ABINGDON, Va. (WJHL) – In his first appearance in federal court, the man arrested in connection with a cross-burning incident last week will see his case move forward after a two-hour hearing on Tuesday.
James Brown, 40, entered the courtroom escorted by US Marshals as Magistrate Judge Pamela Sargent carried forward a probable cause hearing and a detention hearing to determine whether the case should move to a Grand Jury and whether Brown should remain jailed.
He left the courtroom with a $25,000 unsecured bond, but Sargent stressed that his release is dependent on a host of convictions she outlined during the hearing.
“This charge is a serious charge,” she said. “There’s no other way, in this day and time, to say that.”
Brown faces two charges: Lying to federal agents and criminal interference with fair housing based upon the victim’s race.
The case is rooted in a flaming cross that Marion resident Bridgette Thomas, a black woman, told investigators she saw in her yard after a trip to the store. Thomas’ son, Travon Brown, organized a Black Lives Matter protest the day before.
Chad Potter, the Federal Bureau of Invesigation Special Agent investigating the case, testified as part of Brown’s probable cause hearing. Probable cause hearings are proceedings held to determine whether there is a valid basis for a person’s arrest.
Potter testified what he submitted in the affidavit, combing through details relayed to him by several witnesses in the neighborhood.
Potter said he learned about the contentious relationship between Brown and Thomas, recounting witness testimony that Brown had previously pulled a gun on Thomas and threw trash in her yard.
Potter also said that witnesses told him that Brown used racial slurs against Thomas.
He continued that the ongoing fued began over one of Thomas’ friends.
Several witnesses told Potter that Brown admitted to burning the cross in Thomas’ yard, while he said other witnesses saw a “skinny white man” leaving the scene of the cross and entering Brown’s home.
Brown continued shaking his head back and forth and putting his head in his hands as Potter continued to recount his investigation.
Potter said that the FBI didn’t take any fingerprints from the cross and didn’t take any photos of the scene. He testified that the Marion Police Department has possession of the cross.
After executing a search warrant, Potter said agents took several items from Brown’s home including shirts that he said were similar to the fabric found on the cross, tiki fuel, a staple gun, and screws similar to the screw that nailed the cross together.
Brown’s counsel noted that the items FBI took from Brown’s house are “common household items.”
Potter cited a video captured by a surveillance camera at a neighbor’s house showing the cross igniting, but said a technical issue prevented authorities from seizing a copy of the footage.
The case for release
The second half of Brown’s proceedings began with testimony from his longtime girlfriend, Biani Ayala.
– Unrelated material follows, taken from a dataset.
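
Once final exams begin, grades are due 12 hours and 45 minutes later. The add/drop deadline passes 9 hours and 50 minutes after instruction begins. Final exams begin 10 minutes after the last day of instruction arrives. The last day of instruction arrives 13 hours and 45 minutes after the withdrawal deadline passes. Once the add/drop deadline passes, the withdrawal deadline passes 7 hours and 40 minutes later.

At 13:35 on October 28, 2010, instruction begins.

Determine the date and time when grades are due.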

Ayala said the pair have two children and moved to Marion from Long Island, New York about two years ago. Brown has been unemployed for about a year due to a respiratory illness he contracted from working for a local contractor.
Ayala testified that she was asleep when the incident occured, but that Brown was in the room with her when she fell asleep at about 10:30 the night before. She testified that she hasn’t talked to Brown about the incident since it happened because he has been in custody.
Prosecutors argued that the severity of the charges called for Brown’s continued detention. Attorneys also argued that Brown’s roots in New York made him a flight risk if he was released.
Sargent disagreed that Brown was a flight risk, and ruled to offer him a $25,000 unsecured bond on the premise that he wouldn’t be a danger to the community. She also said that Brown’s lack of criminal history factored into the decision.
She gave a list of conditions of Brown’s release, stressing that breaking any of them would land him back in jail.
Among other things, Brown may not travel outside the Western District of Virginia without permission. He is also forbidden from contacting Thomas, any of the residents in her home or any of the witnesses referenced in Potter’s testimony. No one but Brown, Ayala and their children are allowed in their home, and Brown is banned from Thomas’ property.
Sargent said Brown’s case will be considered by a Grand Jury for indictment in the next 30 days.